Disorders of consciousness

1. What two parts of the brain are responsible for consciousness?
2. What is a coma? How does it show up on EEG?
3. What is the mortality for comas lasting >6hrs? When does a coma generally evolve into a vegetative state (VS)? How can you tell this evolution has occurred?
4. What is a VS? When is it called a persistent VS or a permanent VS?
5. What are the characteristics of VS?
6. What is the neuropathology behind VS?

Answers:
1. The cerebral cortex and the ascending reticular activating system (cell bodies in the upper brain stem that project to cortex via thalamic and extrathalamic pathways).

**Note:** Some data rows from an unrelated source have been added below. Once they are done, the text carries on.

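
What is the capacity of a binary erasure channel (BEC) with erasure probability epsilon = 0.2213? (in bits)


C = 1 - epsilon = 1 - 0.2213 = 0.7787

0.7787 bits


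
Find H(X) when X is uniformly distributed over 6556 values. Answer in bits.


H = log2(n) = log2(6556) = 12.6786

12.6786 bits


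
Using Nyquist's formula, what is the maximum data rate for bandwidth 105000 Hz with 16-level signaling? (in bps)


Rate = 2 * B * log2(M) = 2 * 105000 * 4.0 = 840000.0

840000.0 bps


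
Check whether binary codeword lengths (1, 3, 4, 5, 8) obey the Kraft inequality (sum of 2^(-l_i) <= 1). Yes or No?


Kraft sum = sum(2^(-l_i)) = 0.7227, need <= 1. Result: satisfied (a binary prefix-free code with these lengths exists)

Yes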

2. A coma is an unconscious state in which the patient can't be aroused and there is no self or environmental awareness, no spontaneous purposeful movement, no localization of noxious stimuli, no language comprehension. EEG shows no sleep-wake cycles.
3. After >6hrs in coma, 50% patients die. In 2-4 weeks, comas evolve into vegetative states, which signals the return of brain stem arousal mechanisms in the face of thalamic, cortical and/or subcortical damage. Coma and VS are both characterized by absence of cerebral cortex activity. Transition to VS is signaled by eye opening, visual tracking, and spontaneous control of autonomic functions (respiration, CV, thermoregulation, neuroendocrine).

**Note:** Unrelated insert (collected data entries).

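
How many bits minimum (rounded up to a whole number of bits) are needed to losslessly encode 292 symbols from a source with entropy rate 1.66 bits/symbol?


Minimum bits >= n * H = 292 * 1.66 = 484.72, rounded up to a whole number of bits = 485

485 bits


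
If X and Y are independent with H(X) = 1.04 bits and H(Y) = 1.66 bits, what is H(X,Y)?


For independent variables, H(X,Y) = H(X) + H(Y) = 1.04 + 1.66 = 2.7

2.7 bits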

4. VS is loss of capacity to interact with environment despite preserved spontaneous or stimulus-induced arousal. It is called persistent VS >1 month after brain injury. It is called permanent VS either >3 months after nontraumatic brain injury or >12 months after TBI.
5. In VS, patient will open eyes, EEG shows sleep-wake cycles, no purposeful behavior, no signs of communication.
6. VS is related to diffuse cortical injury. Bilateral thalamic lesions are prominent findings.